From the Art Deco-inspired exterior and the grand piano (given its own stage in the dining area) to the outlandish but fun flamingo print wallpaper in the toilets, Woosters gives the impression it is clearly not aiming for the ordinary.
So it was disappointing to find some of the food in that category.
There is a definite sense that this restaurant in Emsworth has set the culinary bar high and then struggled to reach it.
We also found the service to be wanting despite our visit falling on a relatively quiet Wednesday evening.
Having been left standing at the door unacknowledged for a while, when we were finally seated at a table we asked for a few more minutes to peruse the drinks menu – and were given a quarter-of-an-hour.
Thankfully my green waistcoat cocktail of Hendricks, St Germain, elderflower, lemon juice and basil (£7.95) and my partner’s virgin mojito (£4.50) both hit the mark.
On first glimpse the food offering was well-curated and concise, with two pages providing plenty to ponder.
For first course my partner opted for the pan fried scallops served with pea puree, crispy serrano ham and pea shoots (£9.95).
Despite being a stripped-back dish, not all of the components delivered.
The ham was better described as ‘foldable’ rather than crisp and there was a surprising lack of pea flavour to the pea puree.
The scallops were deemed to be perfect, nicely-cooked with a good colouring. But with little change from a tenner, you expect excellence.
My choice of crab cake featured delicious brown crab mayonnaise, pickled cucumber and deep fried capers (£8.95).
The cucumber added contrast while the mayonnaise delivered the depth.
But the supposed star of the show seemed little more than breadcrumbed mash potato.
By now my partner’s £27.50 8oz fillet steak had a lot of work to do. But it had a price tag which gave us reason to think it would pull it out of the bag.
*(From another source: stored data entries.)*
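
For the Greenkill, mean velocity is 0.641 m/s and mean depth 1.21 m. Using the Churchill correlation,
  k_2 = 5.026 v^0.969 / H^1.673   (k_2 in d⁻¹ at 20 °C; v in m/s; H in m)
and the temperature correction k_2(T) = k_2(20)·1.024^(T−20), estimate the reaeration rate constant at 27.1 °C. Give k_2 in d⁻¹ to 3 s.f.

k_2(20) = 5.026 × 0.641^0.969 / 1.21^1.673 = 5.026 × 0.6499 / 1.376 = 2.374 d⁻¹.
k_2(27.1) = 2.374 × 1.024^(27.1−20) = 2.374 × 1.183 = 2.810 d⁻¹.

k_2 ≈ 2.81 d⁻¹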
And it did, being met with comments of ‘excellent’, ‘well-cooked’ and having ‘plenty of flavour’.
Alas, the blue cheese sauce didn’t pack the punch it should have done, but we tried to cling to the positives.
A hold which got tighter on closer inspection of my roasted hake with caponata and crab bisque (£17.95).
The fish was beautiful, soft underneath with a crispy top. However, any chance of flavour from the rest of it was wiped out by the overly creamy bisque.
It coated my tastebuds, meaning the caponata - a Sicilian dish which traditionally sings with notes of capers, olives and tomato - was reduced to a textured mush.
For dessert we tried to stick to our favourites, with my partner opting for the dark chocolate delice with Cointreau ice-cream and orange meringue and me plumping for the banana parfait (both £5.95).
Aside from the strange presentation, which made it look like blobs of sauce were attempting to join canapes into something cohesive, the chocolate offering was, well, nice.
As for the parfait, it was only saved from being completely forgettable by the tasty sesame tuille.
Woosters has just celebrated its first year of business, so it was a surprise to get the impression that it still hasn’t quite found its feet.
We departed, some £88 lighter, with the waitress’s plea to ‘give it a good rating on Tripadvisor’ ringing in our ears.
But we were left with the sense that it’s a case of style over substance and that something here needs to change.